# 656LS Activa - Blown Air



## Eddytheeagle (Sep 22, 2011)

I recently purchased a 2001 Eura Mobil 656LS Activa which is based on a Mercedes Sprinter 313CDi. For a vehicle with such impressive design and build quality I find the operating instructions very poor.

The heater unit is a Truma C6002 (I believe). It appears that this system is not itself capable of blowing cold air which I find useful on the odd occasion that we get a summer. However behind and between the driver's and passenger seats are two rocker switches which cause air to be blown by the system, even when the control panel and heating controls are switched off.

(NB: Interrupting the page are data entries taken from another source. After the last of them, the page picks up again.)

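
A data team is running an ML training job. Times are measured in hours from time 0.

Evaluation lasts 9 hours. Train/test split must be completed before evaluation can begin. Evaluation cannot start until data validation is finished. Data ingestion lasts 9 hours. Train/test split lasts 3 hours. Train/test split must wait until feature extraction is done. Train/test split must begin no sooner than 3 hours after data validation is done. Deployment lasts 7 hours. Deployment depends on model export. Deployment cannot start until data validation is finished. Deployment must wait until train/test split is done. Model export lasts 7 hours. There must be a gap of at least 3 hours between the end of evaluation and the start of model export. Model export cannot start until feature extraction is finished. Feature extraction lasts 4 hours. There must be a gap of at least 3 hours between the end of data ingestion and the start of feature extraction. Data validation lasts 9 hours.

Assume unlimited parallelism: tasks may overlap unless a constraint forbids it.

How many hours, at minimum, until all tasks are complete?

45

Nothing blocks data validation, so it runs from hour 0 to hour 9.
Data ingestion can start immediately at hour 0; it finishes at hour 9.
Feature extraction cannot begin until data ingestion (finishes hour 9, plus 3-hour gap → hour 12). It runs from hour 12 to 12 + 4 = hour 16.
Train/test split needs all of feature extraction (finishes hour 16); data validation (finishes hour 9, plus 3-hour gap → hour 12). That puts its earliest start at hour 16; it finishes at 16 + 3 = hour 19.
Evaluation needs all of train/test split (finishes hour 19); data validation (finishes hour 9). That puts its earliest start at hour 19; it finishes at 19 + 9 = hour 28.
Model export cannot start until evaluation (finishes hour 28, plus 3-hour gap → hour 31); feature extraction (finishes hour 16). The controlling bound is hour 31, so model export finishes at 31 + 7 = hour 38.
Deployment needs all of model export (finishes hour 38); data validation (finishes hour 9); train/test split (finishes hour 19). That puts its earliest start at hour 38; it finishes at 38 + 7 = hour 45.
All tasks are finished once the last one completes. Finish times: Data ingestion at 9, Data validation at 9, Feature extraction at 16, Train/test split at 19, Evaluation at 28, Model export at 38, Deployment at 45. The latest is hour 45.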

I can find nowhere in the instructions where these switches are mentioned. The dealer thinks that they are for use when driving and blow warm air heated by the engine block.

Does anyone have experience of this please? If so: 

Is the dealers advice correct?
Is this driven by the vehicle battery?
Could I use it to blow cold air when the engine is not running?
If so, is there a danger of draining the vehicle battery when doing so?

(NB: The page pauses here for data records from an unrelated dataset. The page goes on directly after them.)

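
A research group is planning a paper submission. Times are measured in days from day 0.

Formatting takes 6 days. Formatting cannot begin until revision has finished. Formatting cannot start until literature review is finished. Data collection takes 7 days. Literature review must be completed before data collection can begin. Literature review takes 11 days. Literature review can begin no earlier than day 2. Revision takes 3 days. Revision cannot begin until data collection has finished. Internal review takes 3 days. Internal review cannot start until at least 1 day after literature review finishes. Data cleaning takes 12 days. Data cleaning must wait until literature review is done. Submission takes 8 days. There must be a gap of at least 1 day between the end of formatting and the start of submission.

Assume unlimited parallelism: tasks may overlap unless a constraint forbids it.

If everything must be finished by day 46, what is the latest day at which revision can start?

28

Submission has no dependents, so it just needs to finish by day 46. Starting by 46 − 8 = day 38 achieves that.
Formatting must finish before submission (must start by day 38, minus 1-day gap → day 37). With a 6-day duration, formatting must start by 37 − 6 = day 31.
Revision feeds into formatting (must start by day 31); so revision must finish by day 31 and therefore start by day 28.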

Any advice would be very much appreciated.

Eddy The Eagle


----------



## safariboy (May 1, 2005)

If you turn the unit to gas and turn the gas off at the cylinder it will blow cold air but only at slow speed and frankly it is not much use.
You cannot of course get cold air if the water is hot as the air and water heating are connected.


----------



## snailfarm (Nov 26, 2012)

if its the same as mine, those rocker switches work the cab heater from a seperate matrix to warm the back of the van.
snail.


----------